Gouvernance et compétitivité

Zone euro : éclatement ou fédération

03 avr 2012

La crise est un défi posé à nos systèmes démocratiques. Note de lecture du dernier ouvrage de M. Aglietta


Après nous en avoir expliqué les mécanismes (La crise, pourquoi en est-on arrivé là ?) et envisagé comment s’en sortir (La crise, les voies de la sortie), le dernier opus de Michel Aglietta place les Européens devant leurs responsabilités. Seule une transformation politique du continent permet d’envisager une croissance durable et une sortie progressive de la crise de la dette. Accusés, les responsables nationaux, d’avoir bâti une monnaie certes accélérateur d’échanges, mais en gardant le frein à main sur la politique monétaire. Accusés, les produits bancaires qui nourrissent la finance d’une spéculation qu’aucune économie réelle ne peut soutenir. Accusé, l’inefficace culte de la notation. Accusée, la peur inflationniste allemande légitimant l’orthodoxie monétaire. Accusée, la frilosité française à bâtir une fédération économique. Nous traversons depuis cinq ans une crise généralisée du capitalisme. L’heure est donc grave et les réponses sont faibles. Si la conjoncture paraît, début 2012, plus favorable, la dimension de la crise actuelle demeure systémique. Le récent accord sur la dette grecque est ambitieux, mais le traité intergouvernemental (issu de l’accord du 9 décembre 2011) ne suffira pas à empêcher la contagion à d’autres pays. Quant aux plans d’austérité, ils signent la fin d’une croissance rapide. Les politiques publiques européennes depuis vingt ans se révèlent désastreuses. Aujourd’hui, l’éclatement de la zone euro n’est plus improbable alors qu’une fédération européenne semble utopique. Alors, que faire ? M. Aglietta appelle à choisir entre l’acceptation d’un délitement lent de la zone euro ou celle d’un partage progressif de la souveraineté budgétaire. La crise de l’euro signe l’incohérence de l’intégrisme libéral, puisque la stabilité des prix (une monnaie forte pour lutter contre l’inflation) n’implique pas la stabilité financière. Or, monnaie et dette publique sont liées.

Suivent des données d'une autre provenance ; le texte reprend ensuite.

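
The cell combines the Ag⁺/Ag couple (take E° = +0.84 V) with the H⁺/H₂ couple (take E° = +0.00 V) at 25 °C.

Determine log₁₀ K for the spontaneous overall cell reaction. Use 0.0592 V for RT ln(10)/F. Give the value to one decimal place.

28.4

Cathode: Ag⁺/Ag; anode: H⁺/H₂. E°cell = +0.84 V, n = 2.
log K = nE°cell / 0.0592 = (2)(+0.84) / 0.0592 = 28.4.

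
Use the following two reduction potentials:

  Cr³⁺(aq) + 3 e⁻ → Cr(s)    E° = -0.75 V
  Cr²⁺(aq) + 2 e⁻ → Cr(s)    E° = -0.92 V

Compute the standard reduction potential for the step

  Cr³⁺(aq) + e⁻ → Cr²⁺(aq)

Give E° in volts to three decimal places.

-0.410 V

Sequential free energies add, so n₃E°₃ = n₁E°₁ + n₂E°₂.
With n₃ = 3, and the known step contributing 2×(-0.92) V, the unknown satisfies 1·E° = 3×(-0.75) − 2×(-0.92) = -0.410.
E° = -0.410 / 1 = -0.410 V.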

Il s’agit donc de refonder la politique monétaire européenne.La modification de la doctrine monétaire de la BCE est incontournable,L’enjeu est donc de concevoir une stratégie de trajectoire crédible des finances publiques. La rigueur n’est pas l’austérité et une politique budgétaire doit être tournée sur le long terme. C’est là que devrait intervenir une réforme de la gouvernance : la zone euro doit se doter d’une autorité de surveillance des politiques budgétaires nationales, en dialogue avec la BCE pour un policy mix. C’est sur cette base que pourront être émis des Eurobonds. Loin d’être un plan d’urgence, l’ouvrage résume un véritable choix politique qui tourne le dos à l’idéologie libérale qui a abouti en Europe « au fiasco de la stratégie de Lisbonne » et « va provoquer un désastre encore pire avec la combinaison d’austérité budgétaire et de politiques structurelles » inadaptées. En jeu, les conditions d’une croissance durable, seule réponse à la crise de la dette. Car l’union budgétaire et la formation d’un marché financier stable et unifié par les eurobonds ne suffiront même pas. « Pour que la zone euro ait un avenir, il faut un projet de développement et d’innovation sur l’ensemble des activités économiques, porté par des dirigeants politiques dotés d’une vision à long terme et capables de mobiliser les populations dans ce sens ». Écrit à partir d’entretiens avec Richard Robert, ancien rédacteur en chef de Cadres CFDT, le livre pose les jalons d’une mobilisation très ambitieuse, mais réaliste. La crise financière est bien un défi posé à nos systèmes démocratiques. Elle a mis un terme à l’illusion d’une économie financière porteuse de la croissance. L’exigence de la dette aujourd’hui est moins de rembourser l’intégralité que d’être en mesure de dépasser les intérêts individuels immédiats. La soutenabilité est un processus de très long terme. L’Europe sortirait ainsi renforcée sur le plan mondial en participant à la stabilité monétaire internationale.